For a number of years, language and mathematics have been given priority in British schools. They are seen as the base on which to build. The report discusses the different models which were introduced, both in terms of curricula as well as private providers. The new models have had mixed success, with some particular private providers coming in for heavy criticism. This shows that the introduction of new models is very much dependent on the checks and balances of the system, and there simply is no guarantee of success.

Similarities between the British and Maltese system can produce lessons here. The parallels have to be taken with a pinch of skepticism, as I do believe each and every country has to find its own way on how to develop skills and educate. Education cannot be exported, and what works in Finland or the US will not fit or work in Malta. It’s also a question of culture.

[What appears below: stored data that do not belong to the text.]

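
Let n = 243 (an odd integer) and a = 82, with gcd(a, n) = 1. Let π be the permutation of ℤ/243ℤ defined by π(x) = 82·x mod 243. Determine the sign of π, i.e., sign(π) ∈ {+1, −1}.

+1

Orbit of 1 under x↦82x: [1, 82, 163]… (length divides ord_243(82)).
135 cycles of lengths [3, 3, 3, 3, 3, 3, 3, 3, 3, 3, 3, 3, 3, 3, 3, 3, 3, 3, 3, 3, 3, 3, 3, 3, 3, 3, 3, 3, 3, 3, 3, 3, 3, 3, 3, 3, 3, 3, 3, 3, 3, 3, 3, 3, 3, 3, 3, 3, 3, 3, 3, 3, 3, 3, 1, 1, 1, 1, 1, 1, 1, 1, 1, 1, 1, 1, 1, 1, 1, 1, 1, 1, 1, 1, 1, 1, 1, 1, 1, 1, 1, 1, 1, 1, 1, 1, 1, 1, 1, 1, 1, 1, 1, 1, 1, 1, 1, 1, 1, 1, 1, 1, 1, 1, 1, 1, 1, 1, 1, 1, 1, 1, 1, 1, 1, 1, 1, 1, 1, 1, 1, 1, 1, 1, 1, 1, 1, 1, 1, 1, 1, 1, 1, 1, 1].
135 cycles on 243: each ℓ→(−1)^(ℓ−1), product (−1)^108 = +1.
The Jacobi symbol (82|243) = +1 (Zolotarev) agrees.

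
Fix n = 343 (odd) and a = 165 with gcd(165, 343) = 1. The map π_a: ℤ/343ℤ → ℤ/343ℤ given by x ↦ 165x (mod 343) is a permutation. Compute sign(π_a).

Trace 18: π^k(18) = [18, 226, 246, 116, 275, 99, 214] for k=0..6.
Cycle lengths of π_165 on ℤ/343ℤ: [21, 21, 21, 21, 21, 21, 21, 21, 21, 21, 21, 21, 21, 21, 3, 3, 3, 3, 3, 3, 3, 3, 3, 3, 3, 3, 3, 3, 3, 3, 1]; 31 cycles in total.
sign(π) = (−1)^{n − #cycles} = (−1)^{343−31} = (−1)^312 = +1.

+1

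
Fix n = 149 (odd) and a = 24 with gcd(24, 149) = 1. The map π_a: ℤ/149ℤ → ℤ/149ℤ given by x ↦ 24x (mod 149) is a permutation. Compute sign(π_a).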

However, I do believe we must look at what others are doing and understand their policies. What is very clear from this report is that education cannot be understood in a vacuum. Page after page of this report talks about social issues. School performance is inherently linked with the wellbeing of the community around it, and the report highlights many examples of how teachers can do very little if there isn’t the social foundation to put them in a position to teach and for students to learn. Schools are the reflection of the environment around them. Performances do go up and down with leadership changes, the report states. However, at the end of the day all is dependent on social aspects.

What is also very evident is that we share similar challenges. How to engage and appeal to students and motivate them to learn are challenges found across countries. The challenges in assessment, diverse abilities and educator development are things we do not face alone, but can be found everywhere. Sometimes the questions we pose at our end can be found as answers elsewhere.

Each and every school is a story of its own. Importing or exporting entire school systems from other countries is certainly not the way to go. But there are lessons to be learnt from other experiences. In some cases, we can mirror positive policies and we don’t need to re-invent the wheel. Moreover, it helps to understand ourselves better, and it also shows us the reality that some of the challenges we often discuss and debate in Malta can be found elsewhere. The shape and size of the boat might be different, but we’re all in the same sea.